Figure illustrates the tags generated by users of Connotea and CiteULike to describe an article that appeared in Science
in June of 2008 [28
]. In the figure, the different tags are sized based on their frequency and divided into three differently coloured classes: 'personal', 'non-MeSH', and 'MeSH Overlap'. The MeSH descriptors for the document are also provided. The figure shows a number of important characteristics of social tagging given current implementations. There are personal tags like 'kristina' and 'bob' but the majority of the tags are topical - like 'neuro-computation'. There are spelling errors and simple phrasing differences in the tags; for example, 'astroctyes, 'astrocytes', 'Astrocytes', and 'astrocyte' are all present (highlighting some of the difficulties in mapping tag strings to concepts). The more frequently used tags ('astrocytes', 'vision', 'methods') are all of some relevance to the article (entitled "Tuned responses of astrocytes and their influence on hemodynamic signals in the visual cortex"). There is some overlap with MeSH indexing but many of the tags - such as 'receptive-field', 'V1', and 'neurovascular-coupling' - that do not match directly with MeSH descriptors also appear to be relevant to the article.
Figure 14 Tags for a popular PubMed citation from Connote and CiteULike. The tag cloud or "Wordle" at the top of the figure shows the tags from both CiteULike and Connotea for the Science article "Tuned responses of astrocytes and their influence on hemodynamic (more ...)
In some cases, the tags added by the users of the social tagging systems are more precise than the terms used by the MeSH indexers. For example, the main experimental method used in the article was two-photon microscopy - a tag used by two different social taggers (with the strings 'two-photon' and 'twophoton'). The MeSH term used to describe the method in the manuscript is 'Microscopy, Confocal'.
Within the MeSH hierarchy, two-photon microscopy is most precisely described by the MeSH heading 'Microscopy, Fluorescence, Multiphoton' which is narrower than 'Microscopy, Fluorescence' and not directly linked to 'Microscopy, Confocal'; hence it appears that the social taggers exposed a minor error in the MeSH annotation. In other cases, the social taggers chose more general categories - for example, 'hemodynamics' in place of the more specific 'blood volume'.

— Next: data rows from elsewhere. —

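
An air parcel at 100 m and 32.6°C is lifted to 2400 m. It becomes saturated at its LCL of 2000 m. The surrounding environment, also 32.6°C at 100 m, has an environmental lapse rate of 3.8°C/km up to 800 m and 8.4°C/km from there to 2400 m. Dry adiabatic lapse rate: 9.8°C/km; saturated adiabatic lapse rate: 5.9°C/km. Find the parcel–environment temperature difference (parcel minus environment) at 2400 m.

-4.88°C (parcel cooler than environment)

Parcel:
  100–2000 m, dry: Δz = 1.9 km ⇒ ΔT = -18.62°C; T = 13.98°C
  2000–2400 m, saturated: Δz = 0.4 km ⇒ ΔT = -2.36°C; T = 11.62°C
Environment:
  100–800 m, environment, lower layer: Δz = 0.7 km ⇒ ΔT = -2.66°C; T = 29.94°C
  800–2400 m, environment, upper layer: Δz = 1.6 km ⇒ ΔT = -13.44°C; T = 16.5°C
T_parcel − T_env = 11.62 − 16.5 = -4.88°C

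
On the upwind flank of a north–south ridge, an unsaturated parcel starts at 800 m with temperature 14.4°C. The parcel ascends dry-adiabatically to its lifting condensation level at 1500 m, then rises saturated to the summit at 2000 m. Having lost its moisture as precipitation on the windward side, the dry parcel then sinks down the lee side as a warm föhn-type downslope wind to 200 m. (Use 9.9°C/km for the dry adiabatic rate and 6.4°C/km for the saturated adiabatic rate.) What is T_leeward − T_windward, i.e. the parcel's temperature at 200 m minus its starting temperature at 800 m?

+7.69°C

From 800 m to 1500 m (dry): cools by 9.9 × 0.7 = 6.93°C, giving 7.47°C.
From 1500 m to 2000 m (saturated): cools by 6.4 × 0.5 = 3.2°C, giving 4.27°C.
From 2000 m to 200 m (dry descent): warms by 9.9 × 1.8 = 17.82°C, giving 22.09°C.
Net change vs windward start: 22.09 − 14.4 = +7.69°C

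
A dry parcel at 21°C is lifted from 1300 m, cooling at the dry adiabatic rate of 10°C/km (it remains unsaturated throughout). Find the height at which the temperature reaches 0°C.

Height above start = (21 − 0) / 10 = 2.1 km
Altitude = 1300 m + 2100 m = 3400 m

3400 m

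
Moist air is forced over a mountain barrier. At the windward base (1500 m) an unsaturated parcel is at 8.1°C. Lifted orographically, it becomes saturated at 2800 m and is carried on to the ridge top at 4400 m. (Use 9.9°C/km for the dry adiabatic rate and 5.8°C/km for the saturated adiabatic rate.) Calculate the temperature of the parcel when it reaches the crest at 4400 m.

From 1500 m to 2800 m (dry): cools by 9.9 × 1.3 = 12.87°C, giving -4.77°C.
From 2800 m to 4400 m (saturated): cools by 5.8 × 1.6 = 9.28°C, giving -14.05°C.

-14.05°C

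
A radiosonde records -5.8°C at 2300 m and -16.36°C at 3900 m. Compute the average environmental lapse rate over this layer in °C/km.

6.6°C/km

Γ = −ΔT/Δz = (-5.8 − (-16.36)) / (3900 − 2300) m
  = 10.56°C / 1.6 km = 6.6°C/km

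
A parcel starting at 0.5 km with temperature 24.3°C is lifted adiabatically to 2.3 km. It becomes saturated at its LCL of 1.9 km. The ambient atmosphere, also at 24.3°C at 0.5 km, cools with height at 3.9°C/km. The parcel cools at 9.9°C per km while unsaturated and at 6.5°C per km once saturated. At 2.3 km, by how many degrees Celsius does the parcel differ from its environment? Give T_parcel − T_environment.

-9.44°C (parcel cooler than environment)

Parcel:
  From 500 m to 1900 m (dry): cools by 9.9 × 1.4 = 13.86°C, giving 10.44°C.
  From 1900 m to 2300 m (saturated): cools by 6.5 × 0.4 = 2.6°C, giving 7.84°C.
Environment:
  From 500 m to 2300 m (environment): cools by 3.9 × 1.8 = 7.02°C, giving 17.28°C.
T_parcel − T_env = 7.84 − 17.28 = -9.44°C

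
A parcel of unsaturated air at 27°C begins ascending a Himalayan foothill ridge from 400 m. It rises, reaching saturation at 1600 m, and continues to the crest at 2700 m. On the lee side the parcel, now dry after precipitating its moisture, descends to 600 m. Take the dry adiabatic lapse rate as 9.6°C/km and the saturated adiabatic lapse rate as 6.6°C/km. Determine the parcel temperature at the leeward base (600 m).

400–1600 m, dry: Δz = 1.2 km ⇒ ΔT = -11.52°C; T = 15.48°C
1600–2700 m, saturated: Δz = 1.1 km ⇒ ΔT = -7.26°C; T = 8.22°C
2700–600 m, dry descent: Δz = 2.1 km ⇒ ΔT = +20.16°C; T = 28.38°C

28.38°C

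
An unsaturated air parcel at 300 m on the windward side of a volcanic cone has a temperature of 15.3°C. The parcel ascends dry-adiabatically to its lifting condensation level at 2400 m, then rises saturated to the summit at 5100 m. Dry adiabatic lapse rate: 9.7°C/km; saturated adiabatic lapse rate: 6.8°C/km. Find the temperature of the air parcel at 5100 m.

Dry to 2400 m: -9.7 × 2.1 km = -20.37°C, so T = -5.07°C.
Saturated to 5100 m: -6.8 × 2.7 km = -18.36°C, so T = -23.43°C.

-23.43°C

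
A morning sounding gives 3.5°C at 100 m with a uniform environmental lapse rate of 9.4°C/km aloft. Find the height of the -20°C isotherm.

2600 m

Height above start = (3.5 − (-20)) / 9.4 = 2.5 km
Altitude = 100 m + 2500 m = 2600 m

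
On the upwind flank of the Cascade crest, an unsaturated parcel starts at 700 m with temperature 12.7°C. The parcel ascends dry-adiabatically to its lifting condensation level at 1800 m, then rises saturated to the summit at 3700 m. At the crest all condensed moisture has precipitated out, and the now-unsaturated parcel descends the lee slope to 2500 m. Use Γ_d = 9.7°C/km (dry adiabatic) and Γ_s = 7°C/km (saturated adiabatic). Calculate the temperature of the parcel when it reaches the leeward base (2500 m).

700 → 1800 m (dry, 9.7°C/km): ΔT = -9.7 × 1.1 = -10.67°C → T = 2.03°C
1800 → 3700 m (saturated, 7°C/km): ΔT = -7 × 1.9 = -13.3°C → T = -11.27°C
3700 → 2500 m (dry descent, 9.7°C/km): ΔT = +9.7 × 1.2 = +11.64°C → T = 0.37°C

0.37°C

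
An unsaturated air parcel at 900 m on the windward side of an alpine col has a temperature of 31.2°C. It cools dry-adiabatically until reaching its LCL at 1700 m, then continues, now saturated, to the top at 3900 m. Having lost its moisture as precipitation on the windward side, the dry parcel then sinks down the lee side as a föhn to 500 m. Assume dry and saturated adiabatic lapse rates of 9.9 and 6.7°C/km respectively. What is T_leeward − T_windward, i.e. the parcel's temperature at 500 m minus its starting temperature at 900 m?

+11°C

900–1700 m, dry: Δz = 0.8 km ⇒ ΔT = -7.92°C; T = 23.28°C
1700–3900 m, saturated: Δz = 2.2 km ⇒ ΔT = -14.74°C; T = 8.54°C
3900–500 m, dry descent: Δz = 3.4 km ⇒ ΔT = +33.66°C; T = 42.2°C
Net change vs windward start: 42.2 − 31.2 = +11°C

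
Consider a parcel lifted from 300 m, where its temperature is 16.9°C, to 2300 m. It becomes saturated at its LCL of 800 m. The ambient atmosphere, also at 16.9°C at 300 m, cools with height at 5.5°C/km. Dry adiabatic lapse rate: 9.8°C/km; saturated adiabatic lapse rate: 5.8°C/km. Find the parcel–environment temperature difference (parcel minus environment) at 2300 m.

Parcel:
  300 → 800 m (dry, 9.8°C/km): ΔT = -9.8 × 0.5 = -4.9°C → T = 12°C
  800 → 2300 m (saturated, 5.8°C/km): ΔT = -5.8 × 1.5 = -8.7°C → T = 3.3°C
Environment:
  300 → 2300 m (environment, 5.5°C/km): ΔT = -5.5 × 2 = -11°C → T = 5.9°C
T_parcel − T_env = 3.3 − 5.9 = -2.6°C

-2.6°C (parcel cooler than environment)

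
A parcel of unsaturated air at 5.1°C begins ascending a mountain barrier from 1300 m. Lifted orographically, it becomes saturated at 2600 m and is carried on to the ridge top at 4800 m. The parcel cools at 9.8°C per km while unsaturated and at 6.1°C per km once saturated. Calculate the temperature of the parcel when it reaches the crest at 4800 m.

1300 → 2600 m (dry, 9.8°C/km): ΔT = -9.8 × 1.3 = -12.74°C → T = -7.64°C
2600 → 4800 m (saturated, 6.1°C/km): ΔT = -6.1 × 2.2 = -13.42°C → T = -21.06°C

-21.06°C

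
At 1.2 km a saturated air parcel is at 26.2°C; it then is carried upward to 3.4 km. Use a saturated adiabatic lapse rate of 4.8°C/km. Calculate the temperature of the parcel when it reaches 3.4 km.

From 1200 m to 3400 m (saturated adiabatic): cools by 4.8 × 2.2 = 10.56°C, giving 15.64°C.

15.64°C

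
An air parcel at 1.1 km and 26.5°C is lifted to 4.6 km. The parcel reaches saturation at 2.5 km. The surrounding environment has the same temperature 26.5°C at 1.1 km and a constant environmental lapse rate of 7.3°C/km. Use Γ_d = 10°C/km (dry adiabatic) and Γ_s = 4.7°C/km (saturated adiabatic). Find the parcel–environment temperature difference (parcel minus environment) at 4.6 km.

+1.68°C (parcel warmer than environment)

Parcel:
  Dry to 2500 m: -10 × 1.4 km = -14°C, so T = 12.5°C.
  Saturated to 4600 m: -4.7 × 2.1 km = -9.87°C, so T = 2.63°C.
Environment:
  Environment to 4600 m: -7.3 × 3.5 km = -25.55°C, so T = 0.95°C.
T_parcel − T_env = 2.63 − 0.95 = +1.68°C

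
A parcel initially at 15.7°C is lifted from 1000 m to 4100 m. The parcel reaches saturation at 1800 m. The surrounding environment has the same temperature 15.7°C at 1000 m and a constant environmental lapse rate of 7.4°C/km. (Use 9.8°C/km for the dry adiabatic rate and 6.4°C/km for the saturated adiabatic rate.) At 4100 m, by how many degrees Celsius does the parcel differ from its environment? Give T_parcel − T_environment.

Parcel:
  1000 → 1800 m (dry, 9.8°C/km): ΔT = -9.8 × 0.8 = -7.84°C → T = 7.86°C
  1800 → 4100 m (saturated, 6.4°C/km): ΔT = -6.4 × 2.3 = -14.72°C → T = -6.86°C
Environment:
  1000 → 4100 m (environment, 7.4°C/km): ΔT = -7.4 × 3.1 = -22.94°C → T = -7.24°C
T_parcel − T_env = -6.86 − (-7.24) = +0.38°C

+0.38°C (parcel warmer than environment)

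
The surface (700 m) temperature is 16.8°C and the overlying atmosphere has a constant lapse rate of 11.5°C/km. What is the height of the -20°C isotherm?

3900 m

Height above start = (16.8 − (-20)) / 11.5 = 3.2 km
Altitude = 700 m + 3200 m = 3900 m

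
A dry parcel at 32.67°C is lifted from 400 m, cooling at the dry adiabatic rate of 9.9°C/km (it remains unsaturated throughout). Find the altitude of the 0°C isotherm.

3700 m

Height above start = (32.67 − 0) / 9.9 = 3.3 km
Altitude = 400 m + 3300 m = 3700 m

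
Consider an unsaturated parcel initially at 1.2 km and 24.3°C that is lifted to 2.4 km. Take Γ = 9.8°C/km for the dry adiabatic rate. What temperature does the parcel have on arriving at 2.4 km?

From 1200 m to 2400 m (dry adiabatic): cools by 9.8 × 1.2 = 11.76°C, giving 12.54°C.

12.54°C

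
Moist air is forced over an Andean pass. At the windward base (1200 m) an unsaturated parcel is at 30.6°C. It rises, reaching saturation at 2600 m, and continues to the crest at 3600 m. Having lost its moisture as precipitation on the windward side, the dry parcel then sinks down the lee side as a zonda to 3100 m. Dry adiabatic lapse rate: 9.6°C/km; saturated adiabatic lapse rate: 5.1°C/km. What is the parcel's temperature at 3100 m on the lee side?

1200–2600 m, dry: Δz = 1.4 km ⇒ ΔT = -13.44°C; T = 17.16°C
2600–3600 m, saturated: Δz = 1 km ⇒ ΔT = -5.1°C; T = 12.06°C
3600–3100 m, dry descent: Δz = 0.5 km ⇒ ΔT = +4.8°C; T = 16.86°C

16.86°C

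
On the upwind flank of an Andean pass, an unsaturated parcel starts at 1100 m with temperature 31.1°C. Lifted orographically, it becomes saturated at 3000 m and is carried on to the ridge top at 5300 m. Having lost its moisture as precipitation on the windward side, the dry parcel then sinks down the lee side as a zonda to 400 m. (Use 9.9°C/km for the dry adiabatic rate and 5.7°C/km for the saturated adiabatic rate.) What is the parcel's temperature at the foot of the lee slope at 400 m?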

The tags in Figure show two important aspects of socially generated metadata: diversity and emergent consensus formation. As increasing numbers of tags are generated for a particular item, some tags are used repeatedly and these tend to be topically relevant; for this article, we see 'astrocytes' and 'vision' emerging as dominant descriptors. In addition to this emergent consensus formation (which might be encouraged through interface design choices) other tags representing diverse user backgrounds and objectives also arise such as 'hemodynamic'. 'neuroplasticity', 'two-photon', and 'WOW'. In considering applications of such metadata, both phenomenon have important consequences. Precision of search might be enhanced by focusing query algorithms on high-consensus tag assignments or by enabling Boolean combinations of many different tags. Recall may be increased by incorporating the tags with lower levels of consensus.
While we assert that this anecdote is demonstrative, a sample of one is obviously not authoritative. It is offered simply to expose common traits observed in the data where many tags have been posted for a particular resource.